Chuck sighed. "Okay, fine. I'm not supposed to do this, but I guess I can tell you one thing." He paused in uncertainty before continuing. "Cas is being tested. In fact, right now the guy's struggling pretty damn hard," he said sadly. "I hope he'll make the right call, but, even if he does, I'm afraid that might not matter much. He's in over his head, Dean. There are things that he thinks are under his control that are way the fuck out-of-control. It's worse than Congress. You don't even want to know how screwed it is."

"Tested?" Dean practically yelled, although he noticed none of the other patrons seemed to take note of it. Apparently they were just figments of his imagination. "What the hell do you mean 'he's being tested'?" he pressed. "Who's testing him?"

"Who do you think?" Chuck asked simply.

"You've got to be kidding me," he replied as he gripped the edge of the table tightly. "God is testing Cas?
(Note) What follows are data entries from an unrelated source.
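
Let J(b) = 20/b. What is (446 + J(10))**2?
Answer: 200704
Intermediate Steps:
(446 + J(10))**2 = (446 + 20/10)**2 = (446 + 20*(1/10))**2 = (446 + 2)**2 = 448**2 = 200704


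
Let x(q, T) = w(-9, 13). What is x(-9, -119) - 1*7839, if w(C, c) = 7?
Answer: -7832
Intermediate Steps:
x(q, T) = 7
x(-9, -119) - 1*7839 = 7 - 1*7839 = 7 - 7839 = -7832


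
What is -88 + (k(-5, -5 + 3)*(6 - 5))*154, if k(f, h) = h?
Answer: -396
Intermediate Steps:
-88 + (k(-5, -5 + 3)*(6 - 5))*154 = -88 + ((-5 + 3)*(6 - 5))*154 = -88 - 2*1*154 = -88 - 2*154 = -88 - 308 = -396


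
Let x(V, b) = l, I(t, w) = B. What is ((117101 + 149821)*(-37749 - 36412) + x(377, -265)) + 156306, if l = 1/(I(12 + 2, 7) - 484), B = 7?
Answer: -9442237006873/477 ≈ -1.9795e+10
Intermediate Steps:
I(t, w) = 7
l = -1/477 (l = 1/(7 - 484) = 1/(-477) = -1/477 ≈ -0.0020964)
x(V, b) = -1/477
((117101 + 149821)*(-37749 - 36412) + x(377, -265)) + 156306 = ((117101 + 149821)*(-37749 - 36412) - 1/477) + 156306 = (266922*(-74161) - 1/477) + 156306 = (-19795202442 - 1/477) + 156306 = -9442311564835/477 + 156306 = -9442237006873/477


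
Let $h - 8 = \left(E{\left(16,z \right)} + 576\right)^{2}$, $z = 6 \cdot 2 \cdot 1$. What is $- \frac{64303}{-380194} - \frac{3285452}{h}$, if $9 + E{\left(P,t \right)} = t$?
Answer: $- \frac{1227551621241}{127459658306} \approx -9.6309$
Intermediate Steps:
$z = 12$ ($z = 12 \cdot 1 = 12$)
$E{\left(P,t \right)} = -9 + t$
$h = 335249$ ($h = 8 + \left(\left(-9 + 12\right) + 576\right)^{2} = 8 + \left(3 + 576\right)^{2} = 8 + 579^{2} = 8 + 335241 = 335249$)
$- \frac{64303}{-380194} - \frac{3285452}{h} = - \frac{64303}{-380194} - \frac{3285452}{335249} = \left(-64303\right) \left(- \frac{1}{380194}\right) - \frac{3285452}{335249} = \frac{64303}{380194} - \frac{3285452}{335249} = - \frac{1227551621241}{127459658306}$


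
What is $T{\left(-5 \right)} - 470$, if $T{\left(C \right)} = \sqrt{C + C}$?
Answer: $-470 + i \sqrt{10} \approx -470.0 + 3.1623 i$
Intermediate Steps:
$T{\left(C \right)} = \sqrt{2} \sqrt{C}$ ($T{\left(C \right)} = \sqrt{2 C} = \sqrt{2} \sqrt{C}$)
$T{\left(-5 \right)} - 470 = \sqrt{2} \sqrt{-5} - 470 = \sqrt{2} i \sqrt{5} - 470 = i \sqrt{10} - 470 = -470 + i \sqrt{10}$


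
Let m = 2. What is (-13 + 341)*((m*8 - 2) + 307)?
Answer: 105288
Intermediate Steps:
(-13 + 341)*((m*8 - 2) + 307) = (-13 + 341)*((2*8 - 2) + 307) = 328*((16 - 2) + 307) = 328*(14 + 307) = 328*321 = 105288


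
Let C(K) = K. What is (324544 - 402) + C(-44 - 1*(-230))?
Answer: 324328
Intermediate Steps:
(324544 - 402) + C(-44 - 1*(-230)) = (324544 - 402) + (-44 - 1*(-230)) = 324142 + (-44 + 230) = 324142 + 186 = 324328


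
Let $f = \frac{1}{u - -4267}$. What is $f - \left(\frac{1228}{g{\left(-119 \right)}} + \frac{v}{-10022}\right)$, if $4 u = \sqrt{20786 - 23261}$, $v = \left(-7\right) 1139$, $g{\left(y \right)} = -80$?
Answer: $\frac{424938572018893}{29196000101780} - \frac{60 i \sqrt{11}}{291319099} \approx 14.555 - 6.8309 \cdot 10^{-7} i$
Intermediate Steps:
$v = -7973$
$u = \frac{15 i \sqrt{11}}{4}$ ($u = \frac{\sqrt{20786 - 23261}}{4} = \frac{\sqrt{-2475}}{4} = \frac{15 i \sqrt{11}}{4} \approx 12.437 i$)
$f = \frac{1}{4267 + \frac{15 i \sqrt{11}}{4}}$ ($f = \frac{1}{\frac{15 i \sqrt{11}}{4} - -4267} = \frac{1}{\frac{15 i \sqrt{11}}{4} + 4267} = \frac{1}{4267 + \frac{15 i \sqrt{11}}{4}} \approx 0.00023435 - 6.831 \cdot 10^{-7} i$)
$f - \left(\frac{1228}{g{\left(-119 \right)}} + \frac{v}{-10022}\right) = \left(\frac{68272}{291319099} - \frac{60 i \sqrt{11}}{291319099}\right) - \left(\frac{1228}{-80} - \frac{7973}{-10022}\right) = \left(\frac{68272}{291319099} - \frac{60 i \sqrt{11}}{291319099}\right) - \left(1228 \left(- \frac{1}{80}\right) - - \frac{7973}{10022}\right) = \left(\frac{68272}{291319099} - \frac{60 i \sqrt{11}}{291319099}\right) - \left(- \frac{307}{20} + \frac{7973}{10022}\right) = \left(\frac{68272}{291319099} - \frac{60 i \sqrt{11}}{291319099}\right) - - \frac{1458647}{100220} = \left(\frac{68272}{291319099} - \frac{60 i \sqrt{11}}{291319099}\right) + \frac{1458647}{100220} = \frac{424938572018893}{29196000101780} - \frac{60 i \sqrt{11}}{291319099}$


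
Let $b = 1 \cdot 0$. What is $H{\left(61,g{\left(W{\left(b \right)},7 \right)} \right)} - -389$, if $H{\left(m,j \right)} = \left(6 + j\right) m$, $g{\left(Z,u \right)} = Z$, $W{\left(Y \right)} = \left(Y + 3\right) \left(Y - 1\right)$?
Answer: $572$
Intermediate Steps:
$b = 0$
$W{\left(Y \right)} = \left(-1 + Y\right) \left(3 + Y\right)$ ($W{\left(Y \right)} = \left(3 + Y\right) \left(-1 + Y\right) = \left(-1 + Y\right) \left(3 + Y\right)$)
$H{\left(m,j \right)} = m \left(6 + j\right)$
$H{\left(61,g{\left(W{\left(b \right)},7 \right)} \right)} - -389 = 61 \left(6 + \left(-3 + 0^{2} + 2 \cdot 0\right)\right) - -389 = 61 \left(6 + \left(-3 + 0 + 0\right)\right) + 389 = 61 \left(6 - 3\right) + 389 = 61 \cdot 3 + 389 = 183 + 389 = 572$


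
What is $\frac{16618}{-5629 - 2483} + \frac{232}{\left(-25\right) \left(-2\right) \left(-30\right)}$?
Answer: $- \frac{372347}{169000} \approx -2.2032$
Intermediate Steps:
$\frac{16618}{-5629 - 2483} + \frac{232}{\left(-25\right) \left(-2\right) \left(-30\right)} = \frac{16618}{-8112} + \frac{232}{50 \left(-30\right)} = 16618 \left(- \frac{1}{8112}\right) + \frac{232}{-1500} = - \frac{8309}{4056} + 232 \left(- \frac{1}{1500}\right) = - \frac{8309}{4056} - \frac{58}{375} = - \frac{372347}{169000}$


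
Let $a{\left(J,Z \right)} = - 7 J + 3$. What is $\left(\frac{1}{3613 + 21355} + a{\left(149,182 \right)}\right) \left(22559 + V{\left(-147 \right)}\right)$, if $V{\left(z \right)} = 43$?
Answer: $- \frac{293449891419}{12484} \approx -2.3506 \cdot 10^{7}$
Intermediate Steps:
$a{\left(J,Z \right)} = 3 - 7 J$
$\left(\frac{1}{3613 + 21355} + a{\left(149,182 \right)}\right) \left(22559 + V{\left(-147 \right)}\right) = \left(\frac{1}{3613 + 21355} + \left(3 - 1043\right)\right) \left(22559 + 43\right) = \left(\frac{1}{24968} + \left(3 - 1043\right)\right) 22602 = \left(\frac{1}{24968} - 1040\right) 22602 = \left(- \frac{25966719}{24968}\right) 22602 = - \frac{293449891419}{12484}$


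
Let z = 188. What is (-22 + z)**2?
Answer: 27556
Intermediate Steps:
(-22 + z)**2 = (-22 + 188)**2 = 166**2 = 27556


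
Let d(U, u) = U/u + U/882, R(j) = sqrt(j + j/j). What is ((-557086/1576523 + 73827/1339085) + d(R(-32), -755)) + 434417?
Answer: 917096361227633946/2111098301455 - 127*I*sqrt(31)/665910 ≈ 4.3442e+5 - 0.0010619*I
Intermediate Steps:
R(j) = sqrt(1 + j) (R(j) = sqrt(j + 1) = sqrt(1 + j))
d(U, u) = U/882 + U/u (d(U, u) = U/u + U*(1/882) = U/u + U/882 = U/882 + U/u)
((-557086/1576523 + 73827/1339085) + d(R(-32), -755)) + 434417 = ((-557086/1576523 + 73827/1339085) + (sqrt(1 - 32)/882 + sqrt(1 - 32)/(-755))) + 434417 = ((-557086*1/1576523 + 73827*(1/1339085)) + (sqrt(-31)/882 + sqrt(-31)*(-1/755))) + 434417 = ((-557086/1576523 + 73827/1339085) + ((I*sqrt(31))/882 + (I*sqrt(31))*(-1/755))) + 434417 = (-629595542789/2111098301455 + (I*sqrt(31)/882 - I*sqrt(31)/755)) + 434417 = (-629595542789/2111098301455 - 127*I*sqrt(31)/665910) + 434417 = 917096361227633946/2111098301455 - 127*I*sqrt(31)/665910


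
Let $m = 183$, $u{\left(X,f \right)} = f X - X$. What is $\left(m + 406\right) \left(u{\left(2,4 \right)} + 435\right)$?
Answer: $259749$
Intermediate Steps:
$u{\left(X,f \right)} = - X + X f$ ($u{\left(X,f \right)} = X f - X = - X + X f$)
$\left(m + 406\right) \left(u{\left(2,4 \right)} + 435\right) = \left(183 + 406\right) \left(2 \left(-1 + 4\right) + 435\right) = 589 \left(2 \cdot 3 + 435\right) = 589 \left(6 + 435\right) = 589 \cdot 441 = 259749$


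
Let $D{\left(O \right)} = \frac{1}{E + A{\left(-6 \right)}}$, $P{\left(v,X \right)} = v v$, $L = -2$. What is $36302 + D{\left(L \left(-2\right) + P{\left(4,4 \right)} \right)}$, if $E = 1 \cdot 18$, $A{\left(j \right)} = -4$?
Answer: $\frac{508229}{14} \approx 36302.0$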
God? Dude hasn't given a shit about any of us for only he knows how long, and now he's coming out of retirement to give Cas his SATs? Are you shitting me?"

"You're wrong, Dean. He does care. He just doesn't think he should have to hold everybody's hand every second of the day. Most things are pretty simple actually. He shouldn't have to be so involved."

Dean shook his head angrily. "You mean simple little things like the friggin apocalypse? Is that what we're talking about? Seriously? Give me a break. That's bullshit!"

Chuck stared back silently for a few moments and Dean was almost sure he saw some anger in his gaze. That was a first.

"Dean, he was there during the apocalypse," Chuck stressed with strained patience. "He intervened plenty of times and you know that. He even saved your other brother from the pit."

Dean looked shocked by this. "You're saying he brought Adam back?" he asked cautiously.

"Not back to life, but his soul is in heaven now. It's not stuck in the cage with Michael and Lucifer. That's something, isn't it? Cas doesn't know," he added before Dean could ask. "You could say Adam's in the witness protection program. God doesn't want Raphael getting any ideas about turning him into a vessel again."

"That's good I guess," Dean admitted grudgingly. "But what's going on with Cas? Please tell me this doesn't have anything to do with Crowley?"

"I can't tell you that," Chuck said firmly. "You'll find out if you need to. And like I said, hopefully you won't ever need to. Trust me, you'll have enough on your plate without worrying about that crap," he added with a grin.

"And what's that supposed to mean?"

"Sorry Dean. That's all I'm saying. Just know that if things do get out of control, there will be a way to fix it. You won't like it though. It'll require you to have some faith."